Converting mixed numbers to improper fractions using the formula:

• For \(a \frac{b}{c}\), use: \((a \times c) + b = \text{Numerator}; c = \text{Denominator}\)

In numerical form:

• \(5 \frac{1}{4} = \frac{21}{4}\)
• \(1 \frac{3}{4} = \frac{7}{4}\)

This step is crucial as it eliminates the complexity of mixed numbers, streamlining the multiplication or division processes in fractions.

Simplifying fractions is a fundamental process in mathematics that helps in reducing fractions to their simplest form. This makes the numbers easier to understand and work with.In the context of our exercise, after converting mixed numbers to improper fractions and expressing them as ratios, we found ourselves with the fraction \(\frac{21}{7}\).

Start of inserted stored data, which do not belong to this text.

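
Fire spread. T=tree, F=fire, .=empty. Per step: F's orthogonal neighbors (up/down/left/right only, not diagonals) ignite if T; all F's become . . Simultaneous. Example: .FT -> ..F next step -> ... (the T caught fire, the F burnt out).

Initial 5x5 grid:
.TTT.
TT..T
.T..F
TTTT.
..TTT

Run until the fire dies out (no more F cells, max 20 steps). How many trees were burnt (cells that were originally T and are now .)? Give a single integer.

Answer: 1

Derivation:
Step 1: +1 fires, +1 burnt (F count now 1)
Step 2: +0 fires, +1 burnt (F count now 0)
Fire out after step 2
Initially T: 14, now '.': 12
Total burnt (originally-T cells now '.'): 1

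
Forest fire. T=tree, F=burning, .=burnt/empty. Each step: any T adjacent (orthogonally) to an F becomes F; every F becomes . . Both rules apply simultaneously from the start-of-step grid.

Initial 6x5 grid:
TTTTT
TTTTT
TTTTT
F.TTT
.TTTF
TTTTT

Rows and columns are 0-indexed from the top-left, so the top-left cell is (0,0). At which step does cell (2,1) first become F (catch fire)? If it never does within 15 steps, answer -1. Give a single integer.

Step 1: cell (2,1)='T' (+4 fires, +2 burnt)
Step 2: cell (2,1)='F' (+6 fires, +4 burnt)
  -> target ignites at step 2
Step 3: cell (2,1)='.' (+8 fires, +6 burnt)
Step 4: cell (2,1)='.' (+5 fires, +8 burnt)
Step 5: cell (2,1)='.' (+3 fires, +5 burnt)
Step 6: cell (2,1)='.' (+0 fires, +3 burnt)
  fire out at step 6

2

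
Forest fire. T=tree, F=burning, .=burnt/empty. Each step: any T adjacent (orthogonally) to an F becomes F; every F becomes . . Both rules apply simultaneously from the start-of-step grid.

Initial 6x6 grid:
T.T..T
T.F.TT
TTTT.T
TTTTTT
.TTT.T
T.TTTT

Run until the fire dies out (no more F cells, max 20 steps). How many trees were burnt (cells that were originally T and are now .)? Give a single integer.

Step 1: +2 fires, +1 burnt (F count now 2)
Step 2: +3 fires, +2 burnt (F count now 3)
Step 3: +4 fires, +3 burnt (F count now 4)
Step 4: +6 fires, +4 burnt (F count now 6)
Step 5: +3 fires, +6 burnt (F count now 3)
Step 6: +3 fires, +3 burnt (F count now 3)
Step 7: +2 fires, +3 burnt (F count now 2)
Step 8: +2 fires, +2 burnt (F count now 2)
Step 9: +0 fires, +2 burnt (F count now 0)
Fire out after step 9
Initially T: 26, now '.': 35
Total burnt (originally-T cells now '.'): 25

Answer: 25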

To simplify, you find the greatest common divisor (GCD) of the numerator and denominator. You then divide both by this number to arrive at the simplest fraction.

Steps to Simplification:

• Identify the GCD of the numerator and denominator; in this case, both 21 and 7 are divisible by 7.
• Divide both the numerator and the denominator by this GCD.
• \(\frac{21}{7} = \frac{21 \div 7}{7 \div 7} = 3\).

These steps ensure that no smaller fraction can be derived from the original number, providing clarity in mathematical operations and in understanding the pure relationship between numbers. Simplifying fractions is vital in not just arithmetic but also in algebra, statistics, and beyond!